Nerve and muscle interfaces for prosthetic control

DARPA continues to build technology with academic partners to enable amputees to control prosthetic limbs with their minds.  Examples follow:

Researchers at the Rehabilitation Institute of Chicago demonstrated a type of peripheral interface called targeted muscle re-innervation (TMR). By rewiring nerves from amputated limbs, new interfaces allow for prosthetic control with existing muscles.

Researchers at Case Western Reserve University used a flat interface nerve electrode (FINE) to demonstrate direct sensory feedback. By interfacing with residual nerves in the patient’s partial limb, some sense of touch by the fingers is restored. Other existing prosthetic limb control systems rely solely on visual feedback. Unlike visual feedback, direct sensory feedback allows patients to move a hand without keeping their eyes on it—enabling simple tasks, like searching a bag for small items, not possible with today’s prosthetics.

Sensors detect flu in feverless patients

Professor Takemi Matsui of Tokyo Metropolitan University has developed a sensor based system to determine if a person is infected with the flu.  It combines thermography to monitor facial temperature, an optical sensor to count pulse rates, and microwave radar to measure respiratory rates.

Test subjects must place the palms of their hands on a screen, and results are received in 5-10 seconds. Researchers claim that the system can detect influenza sufferers with an accuracy rate of 85 percent, and healthy subjects at a rate of 90 percent.

We hope and assume that a cleaning/sterilization system is in place, ensuring that disease is not spread through the administration of the test.
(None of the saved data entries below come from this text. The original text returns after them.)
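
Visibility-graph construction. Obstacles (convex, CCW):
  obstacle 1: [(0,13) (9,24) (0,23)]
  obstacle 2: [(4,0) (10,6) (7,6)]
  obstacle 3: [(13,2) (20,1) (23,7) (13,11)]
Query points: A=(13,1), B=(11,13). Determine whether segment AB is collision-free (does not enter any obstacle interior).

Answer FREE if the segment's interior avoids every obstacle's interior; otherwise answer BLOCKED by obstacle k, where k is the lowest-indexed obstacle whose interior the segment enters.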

Mobile phone microphones as health sensors

The Economist’s Technology Quarterly describes how mobile phone microphones are being used as versatile sensors with myriad health applications.  Examples follow:

1. Professor Tanzeem Choudhury of Cornell has created StressSense to capture and analyze voice characteristics such as amplitude and frequency. Her team concluded that “it is feasible to implement a computationally demanding stress-classification system on off-the-shelf smartphones”.
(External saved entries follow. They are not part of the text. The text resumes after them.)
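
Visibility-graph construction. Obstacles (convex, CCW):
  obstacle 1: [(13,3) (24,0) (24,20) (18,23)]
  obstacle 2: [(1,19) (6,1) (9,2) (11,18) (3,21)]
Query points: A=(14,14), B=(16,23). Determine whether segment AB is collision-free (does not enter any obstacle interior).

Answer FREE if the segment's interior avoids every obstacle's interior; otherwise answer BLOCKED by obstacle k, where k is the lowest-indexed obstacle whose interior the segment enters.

Obstacle 1 [(13,3) (24,0) (24,20) (18,23)]:
  edge (13,3)–(24,0): clear
  edge (24,0)–(24,20): clear
  edge (24,20)–(18,23): clear
  edge (18,23)–(13,3): clear
  midpoint (15,37/2) outside
  → clear
Obstacle 2 [(1,19) (6,1) (9,2) (11,18) (3,21)]:
  edge (1,19)–(6,1): clear
  edge (6,1)–(9,2): clear
  edge (9,2)–(11,18): clear
  edge (11,18)–(3,21): clear
  edge (3,21)–(1,19): clear
  midpoint (15,37/2) outside
  → clear

FREE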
2. BeWell’s sleep-tracking feature, also by Professor Choudhury,  determines whether the phone’s user is awake or not by analyzing usage, light and sound levels, and charging habits. Physical activity is monitored using built-in accelerometers for motion-detection. Social activity is measured by sounds that indicate that the user is talking to someone, either in person or over the phone.

3. Professor John Stankovic of the University of Virginia uses microphones to capture heartbeats. Researchers in his group use earphones modified with accelerometers and additional microphones that detect the pulse in arteries in the wearer’s ear. This makes it possible to collect physical state information, including heart rate and activity level, which is transmitted to the smartphone via the audio jack.

4. Shwetak Patel of the University of Washington uses a smartphone to measure lung function when users blow on its microphone. His team has developed the SpiroSmart app, which simulates a digital spirometer, to measure the volume of air a person can expel from his or her lungs. Spirometers help doctors better understand the health status of patients with conditions like asthma, chronic obstructive pulmonary disease and cystic fibrosis.

Cornell robots anticipate human actions

Cornell University researchers have programmed a PR-2 robot to not only carry out everyday tasks, but to anticipate human behavior and adjust its actions.

From a database of 120 3-D videos of people performing common household activities, the robot has been trained to identify human activities by tracking the movements of the body – reduced to a symbolic skeleton for easy calculation – breaking them down into sub-activities like reaching, carrying, pouring or drinking, and to associate the activities with objects.

Observing a new scene with its Microsoft Kinnect 3-D camera, the robot identifies the activities it sees, considers what uses are possible with the objects in the scene and how those uses fit with the activities; it then generates a set of possible continuations into the future – such as eating, drinking, cleaning, putting away – and finally chooses the most probable. As the action continues, it constantly updates and refines its predictions.